Why do so many carers not call themselves a carer?
I have cared for my mum for nearly 20 years, but I would still never call myself a carer. For me putting that “r” on the end makes it feel wrong, almost dirty. And I’m not alone. Speaking to others you constantly hear:
“I’m his wife, not his carer”
“I do it because I love her not because I’m a carer”
But why is the word so off-putting? And why is that a problem? Saying that I am a carer for my mum, is at the same time, a public acknowledgment of the challenges I and my family are facing. And for many years this was a step too far for me. I was embarrassed and ashamed, I didn’t want people to know. And for others, they would just rather people didn’t know. But I will talk about this another time, as I want to concentrate on the word itself.
So, why is the word so off-putting? I think it all comes from the fact that, being a carer can also be a profession, an incredibly difficult one at that. And for many the profession is what they associate the word carer with.
I have nothing but respect and admiration for those who chose to be carers, but for me and many others, it is not a choice, we do it simply because we love and care for someone. And by calling us by the same name, it feels like it calls into question our incentives.
“I don’t do this for a job, I do it because I love her”
This is made worse by the fact that when people often think of a “carer”, they imagine only the less glamorous sides of the role, helping someone wash or taking them to the bathroom. For many, including myself, this is not part of the role at all.
Yes, sometimes it can feel like a job, and it can often be a full-time commitment, but it is not a job, and many have had to give up jobs because of it. Using the same word to describe my role and that of the role of those who choose it as a profession, does not reflect the reality of the situation.
Some suggest using unpaid or unprofessional carers to distinguish the role from the profession. But this suggests an amateur-ness, and I know so many carers who have such incredible knowledge and expertise they are anything but amateur!
So, do we need a new word for a carer? I think so. But why is it a problem?
First and foremost, it means carers often do not get the support they need and are entitled to.
I didn’t know until recently that there was such a thing as a carer centre, where I could go to access support and guidance.
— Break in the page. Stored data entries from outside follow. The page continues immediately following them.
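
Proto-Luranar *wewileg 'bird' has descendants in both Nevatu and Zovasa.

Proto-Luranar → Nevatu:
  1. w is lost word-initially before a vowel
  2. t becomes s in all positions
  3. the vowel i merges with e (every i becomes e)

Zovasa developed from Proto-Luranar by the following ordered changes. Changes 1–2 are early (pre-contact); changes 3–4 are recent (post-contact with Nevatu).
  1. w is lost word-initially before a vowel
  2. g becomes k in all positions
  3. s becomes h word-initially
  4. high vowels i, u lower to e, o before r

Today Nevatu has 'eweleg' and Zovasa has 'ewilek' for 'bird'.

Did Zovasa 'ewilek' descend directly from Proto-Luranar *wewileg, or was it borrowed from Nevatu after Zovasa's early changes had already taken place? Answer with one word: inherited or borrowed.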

Or know that there were benefits I could receive as a carer? [Check out www.carersuk.org/help-and-advice/financial-support for more information on benefits]
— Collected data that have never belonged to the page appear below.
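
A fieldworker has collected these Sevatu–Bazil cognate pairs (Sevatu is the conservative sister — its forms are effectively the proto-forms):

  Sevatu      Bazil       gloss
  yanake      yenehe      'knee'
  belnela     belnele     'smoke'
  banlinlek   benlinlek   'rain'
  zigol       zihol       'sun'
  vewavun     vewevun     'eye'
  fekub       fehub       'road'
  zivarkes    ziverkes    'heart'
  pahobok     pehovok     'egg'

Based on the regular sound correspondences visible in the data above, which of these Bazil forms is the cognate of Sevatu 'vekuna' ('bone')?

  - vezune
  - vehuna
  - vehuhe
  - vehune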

For many, caring responsibilities has an adverse impact on their physical and mental health. Over 80% suffer with stress, anxiety and loneliness as a result of their caring role.The NHS has acknowledged that this is a problem, so much so that they have a published commitment to carers.
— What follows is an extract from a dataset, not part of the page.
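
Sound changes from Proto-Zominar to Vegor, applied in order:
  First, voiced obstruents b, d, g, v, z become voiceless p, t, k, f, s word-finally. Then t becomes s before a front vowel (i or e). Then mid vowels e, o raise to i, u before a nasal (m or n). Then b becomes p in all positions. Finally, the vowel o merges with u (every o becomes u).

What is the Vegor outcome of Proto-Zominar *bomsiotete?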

But if many don’t recognise themselves as “carers”, and the support services are aimed at “carers” then surely we will continue to fail to support so many who simply, like me, care for a loved one.
We need to take a more inclusive look at the way we support communities to ensure everyone gets the support they need. I know for sure that we all need a little (lot) more support.
About the author
Kyro Brooks has cared for his mum since he was 13, she suffers from both physical and mental ill health. Alongside his co-founder, James Townsend, Kyro is running Mobilise, an online platform for those who support a loved one.